Loin de prendre la pose héroïque du penseur, Vincent Descombes défend une conception de la philosophie qui n’est pas en situation de supériorité mais qui, au contraire, joue un rôle modeste mais, au final, plus solide à long terme : « Ce qu’à mes yeux le philosophe peut faire, c’est attirer l’attention des uns et des autres sur des malentendus et des sophismes qui encombrent nos débats publics et qui font que, surtout sur ces thèmes politiques, on a l’impression de tourner en rond… Le philosophe ne saurait prédire l’avenir. » Nous voilà prévenus.
Pensée désespérante
Certains lecteurs qui préfèrent l’hédonisme défendu par Michel Onfray ou une vie réussie prônée Luc Ferry pourront trouver cette pensée désespérante…
Pourtant, si l’on en suit Frédéric Schiffter, « philosophe sans qualités », comme il se définit lui-même, ce désespoir n’est pas très grave. Son dernier ouvrage s’intitule en effet « Le charme des penseurs tristes. »
Ce professeur dans un lycée de Biarritz, auteur de plusieurs ouvrages aux titres suggestifs comme « Sur le blabla et le chichi des philosophes » ou « Traité du cafard », revisite la philosophie « triste » sous forme de portraits : Socrate, La Rochefoucauld, Cioran. Mais aussi, plus inattendus, Mme du Deffand, Hérault de Séchelles, Albert Caraco, Henri Roorda ou encore Roland Jaccard. A ses yeux, ces personnalités très diverses ont un point commun : la lucidité.

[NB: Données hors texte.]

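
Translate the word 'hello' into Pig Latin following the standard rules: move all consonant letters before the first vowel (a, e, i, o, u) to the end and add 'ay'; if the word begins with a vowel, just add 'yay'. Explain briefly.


'hello': move consonant cluster 'h' to end and add 'ay': 'ellohay'.

ellohay


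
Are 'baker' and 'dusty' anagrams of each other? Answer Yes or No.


Sorted letters of 'baker': 'abekr'
Sorted letters of 'dusty': 'dstuy'
They do not match.

No


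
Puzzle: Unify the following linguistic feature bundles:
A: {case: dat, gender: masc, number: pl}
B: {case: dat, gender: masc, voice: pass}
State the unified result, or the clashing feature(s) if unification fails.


Compare features:
case: A=dat vs B=dat -> unified: dat
gender: A=masc vs B=masc -> unified: masc
number: A=pl vs B=_ -> unified: pl
voice: A=_ vs B=pass -> unified: pass
No clashes found.

Unified: {case: dat, gender: masc, number: pl, voice: pass}


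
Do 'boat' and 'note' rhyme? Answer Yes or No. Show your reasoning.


Rime (stressed vowel + following sounds) of 'boat': -oat = /oʊt/
Rime of 'note': -ote = /oʊt/
/oʊt/ and /oʊt/ are the same ending sound, so the words rhyme.

Yes


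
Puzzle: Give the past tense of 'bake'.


Apply rule: Add -d (word ends in -e). 'bake' becomes 'baked'.

baked


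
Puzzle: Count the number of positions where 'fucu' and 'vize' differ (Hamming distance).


Alignment:
Position 1: 'f' vs 'v' = DIFFER
Position 2: 'u' vs 'i' = DIFFER
Position 3: 'c' vs 'z' = DIFFER
Position 4: 'u' vs 'e' = DIFFER
Total differences: 4

4


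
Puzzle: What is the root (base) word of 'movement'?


Remove suffix '-ment' from 'movement' to get root 'move'.

move


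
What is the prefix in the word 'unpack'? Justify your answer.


The word 'unpack' = 'un' (prefix) + 'pack' (root). The prefix is 'un'.

un


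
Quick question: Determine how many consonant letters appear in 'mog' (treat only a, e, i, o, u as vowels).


Consonants in 'mog': m, g = 2 consonants.

2


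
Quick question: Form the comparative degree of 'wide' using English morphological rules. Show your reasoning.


Apply comparative formation (ends in e: add -r): 'wide' -> 'wider'.

wider


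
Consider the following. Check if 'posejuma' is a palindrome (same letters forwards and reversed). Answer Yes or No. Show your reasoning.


Forward: 'posejuma'
Reversed: 'amujesop'
They differ.

No


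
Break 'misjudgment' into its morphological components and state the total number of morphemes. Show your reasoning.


Step 1: Identify prefix: 'mis' (meaning: wrongly)
Step 2: Identify root: 'judge'
Step 3: Identify suffix(es): 'ment'
Decomposition: mis- (prefix: wrongly) + judge (root) + -ment (suffix: action/result)
Total morphemes: 3

3 morphemes (mis- (prefix: wrongly) + judge (root) + -ment (suffix: action/result))


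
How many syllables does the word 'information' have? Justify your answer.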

Car si les philosophies ont surtout recherché à valoriser la joie, souvent brillante, Schiffter voit dans la tristesse ou la mélancolie un « ralentissement de l’être », « infirmité handicapante pour participer pleinement au manège social, sans doute, mais propice à en contempler avec clarté et distinction les rouages, les péripéties, les ridicules, le tragique, et, parfois, à le décrire », explique-t-il.
Élégance du style et érudition discrète
Mais ne nous fions pas, là aussi, à la modestie affichée. A travers cette galerie de singularités, Frédéric Schiffter, mariant l’élégance du style à l’érudition discrète, s’inscrit dans la lignée de ces philosophes – de Lucien de Samosate à Cioran en passant par Schopenhauer -, qui ne veulent pas se raconter d’histoires et croire aux fables optimistes dont on nous abreuve.
Pour autant, cette philosophie ne prône pas la passivité : « Pour l’homme cultivé, le passé est un objet de curiosité, pour l’homme d’action une source d’enseignements », dit Frédéric Schiffter. Et il est vrai qu’on sort de la lecture de cet éloge des penseurs tristes plutôt revigoré!
– Damien Theillier et Augustin Celier « Un chemin de liberté. La philosophie de l’Antiquité à nos jours », éditions Berg International, 240 pages, 16 euros.
– Paulin Ismard « L’événement Socrate », éditions Flammarion, 303 pages, 21 euros.
– Bertrand Russell « De la fumisterie intellectuelle », éditions de L’Herne, préface de Jean Bricmont, traduit de l’anglais par Myriam Dennehy, 102 pages, 15 euros.
– Vincent Descombes « Exercices d’humanité », Dialogue avec Philippe de Lara, éditions Les Dialogues des petits Platons, 183 pages, 18 euros.
– Frédéric Schiffter « Le charme des penseurs tristes », éditions Flammarion, 167 pages, 17 euros.